Diplomatic considerations

Such strikes were not conducted in a vacuum. Diplomatically, allied capitals must weigh: the reaction of regional states; the risk to global commerce (notably energy markets and shipping through the Strait of Hormuz); NATO and broader coalition reactions; and the messaging to international institutions and partners. Prior outreach — quiet conversations with Gulf states, NATO partners, and major powers — is standard practice to limit unintended escalation and to preserve humanitarian and evacuation corridors where needed.

At the same time, overt strikes complicate ongoing diplomacy. They narrow political space for negotiated solutions and can harden domestic constituencies in Tehran against compromise.

Regional implications

The immediate region experienced spillovers: missile and drone retaliations, threats to bases hosting foreign troops, and disruptions to civilian aviation and shipping. Proxy actors aligned with Tehran may undertake asymmetric attacks on diplomatic, commercial or energy infrastructure across the Middle East. Economically, the risk premium on oil and insurance spiked, with direct implications for global markets. Politically, the strikes may accelerate realignment pressures among smaller Gulf states, which must choose between public neutrality, tacit support, or active cooperation with one side.

International law and ethical questions

The strikes raise several legal and ethical questions that deserve sober attention:

  • Use of force: Under the UN Charter, states may use force in self‑defense against an armed attack or with UN authorization.

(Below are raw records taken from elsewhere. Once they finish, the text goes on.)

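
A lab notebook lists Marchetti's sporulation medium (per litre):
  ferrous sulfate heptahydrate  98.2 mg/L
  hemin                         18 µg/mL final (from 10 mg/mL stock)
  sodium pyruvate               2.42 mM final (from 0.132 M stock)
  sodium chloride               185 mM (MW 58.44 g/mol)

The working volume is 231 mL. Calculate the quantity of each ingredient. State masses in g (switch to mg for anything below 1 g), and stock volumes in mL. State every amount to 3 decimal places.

ferrous sulfate heptahydrate 22.684 mg; hemin 0.416 mL; sodium pyruvate 4.235 mL; sodium chloride 2.497 g

Target volume = 231 mL = 0.231 L.
ferrous sulfate heptahydrate: 98.2 mg/L × 0.231 L = 22.684 mg
hemin: dilute stock: 18 µg/mL × 231 mL ÷ 10000 µg/mL = 0.416 mL
sodium pyruvate: C1V1 = C2V2 → 2.42 mM × 231 mL ÷ 132 mM = 4.235 mL
sodium chloride: 185 mmol/L × 58.44 g/mol × 0.231 L ÷ 1000 = 2.497 g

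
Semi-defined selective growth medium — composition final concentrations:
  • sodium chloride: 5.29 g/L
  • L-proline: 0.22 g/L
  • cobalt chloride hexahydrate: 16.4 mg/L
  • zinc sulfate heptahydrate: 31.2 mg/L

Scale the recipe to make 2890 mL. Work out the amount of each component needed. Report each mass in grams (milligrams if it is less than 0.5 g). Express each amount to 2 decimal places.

sodium chloride 15.29 g; L-proline 0.64 g; cobalt chloride hexahydrate 47.40 mg; zinc sulfate heptahydrate 90.17 mg

Scale factor relative to 1 L: 2.89.
sodium chloride: 5.29 g/L × 2.89 L = 15.29 g
L-proline: 0.22 g/L × 2.89 L = 0.64 g
cobalt chloride hexahydrate: 16.4 mg/L × 2.89 L = 47.40 mg
zinc sulfate heptahydrate: 31.2 mg/L × 2.89 L = 90.17 mg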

Allies frame such strikes as necessary to eliminate imminent threats; critics argue that pre‑emptive or regime‑targeted operations risk exceeding defensive justifications. The legal threshold for imminence and proportionality will be central to debates among international lawyers.
  • Civilian harm and distinction: Even precise strikes against military infrastructure carry the risk of collateral civilian casualties. International humanitarian law requires feasible precautions to minimize such harm and to investigate and remediate when loss of civilian life occurs.
  • Regime change intentions: Public messaging that suggests political outcomes inside another state complicates the legal and moral calculus; actions intended to topple a government touch on sovereignty and may violate norms against intervention in domestic politics.

These questions are not academic. They shape international legitimacy and post‑conflict recovery.

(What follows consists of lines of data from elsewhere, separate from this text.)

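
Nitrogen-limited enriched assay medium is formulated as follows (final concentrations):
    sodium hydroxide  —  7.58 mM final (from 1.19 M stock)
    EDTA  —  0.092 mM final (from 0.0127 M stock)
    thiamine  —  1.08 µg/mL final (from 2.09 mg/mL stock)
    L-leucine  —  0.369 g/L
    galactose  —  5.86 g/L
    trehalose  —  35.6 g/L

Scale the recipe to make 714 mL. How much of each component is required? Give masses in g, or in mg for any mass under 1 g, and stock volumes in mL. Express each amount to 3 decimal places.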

Potential consequences — a practical list

  • Short term: intensified missile and proxy attacks, disruptions to regional trade, spikes in energy prices, refugee flows and humanitarian needs.
  • Medium term: prolonged low‑intensity conflict across multiple theatres (sea lanes, cyber, asymmetric attacks), and increased pressure on partner states to pick sides.
  • Long term: either a significant degradation of Iran’s nuclear/missile capability if follow‑through is comprehensive — or renewed incentives for clandestine programs and asymmetric counters if Tehran survives and adapts.

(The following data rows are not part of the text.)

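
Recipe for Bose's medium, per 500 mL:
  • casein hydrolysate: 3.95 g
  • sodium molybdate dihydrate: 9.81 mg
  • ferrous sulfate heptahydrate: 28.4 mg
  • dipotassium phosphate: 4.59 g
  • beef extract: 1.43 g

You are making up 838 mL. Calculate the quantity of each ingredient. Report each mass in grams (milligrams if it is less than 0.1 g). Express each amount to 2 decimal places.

casein hydrolysate 6.62 g; sodium molybdate dihydrate 16.44 mg; ferrous sulfate heptahydrate 47.60 mg; dipotassium phosphate 7.69 g; beef extract 2.40 g

Scale factor = 838 mL / 500 mL = 1.676.
casein hydrolysate: 3.95 g × (838 mL / 500 mL) = 6.62 g
sodium molybdate dihydrate: 9.81 mg × (838 mL / 500 mL) = 16.44 mg
ferrous sulfate heptahydrate: 28.4 mg × (838 mL / 500 mL) = 47.60 mg
dipotassium phosphate: 4.59 g × (838 mL / 500 mL) = 7.69 g
beef extract: 1.43 g × (838 mL / 500 mL) = 2.40 g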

Which path unfolds will depend on follow‑on political choices, the resiliency of Iranian systems, and whether a credible diplomatic framework emerges that alters Tehran’s strategic calculus.

Conclusion

Operation "Epic Fury" marks a stark inflection point in a decades‑old contest. Militarily, it leverages allied capabilities in a concentrated way; politically and legally, it opens hard debates about necessity, proportionality and the limits of force. As I watch this unfold, I am struck by the fragility of the line between tactical success and strategic quagmire: degrading an adversary’s capacity is one thing; producing a durable, legitimate peace is quite another. The path forward will demand clear political objectives, honest accounting of risks, and sustained international engagement to prevent a wider, protracted conflagration.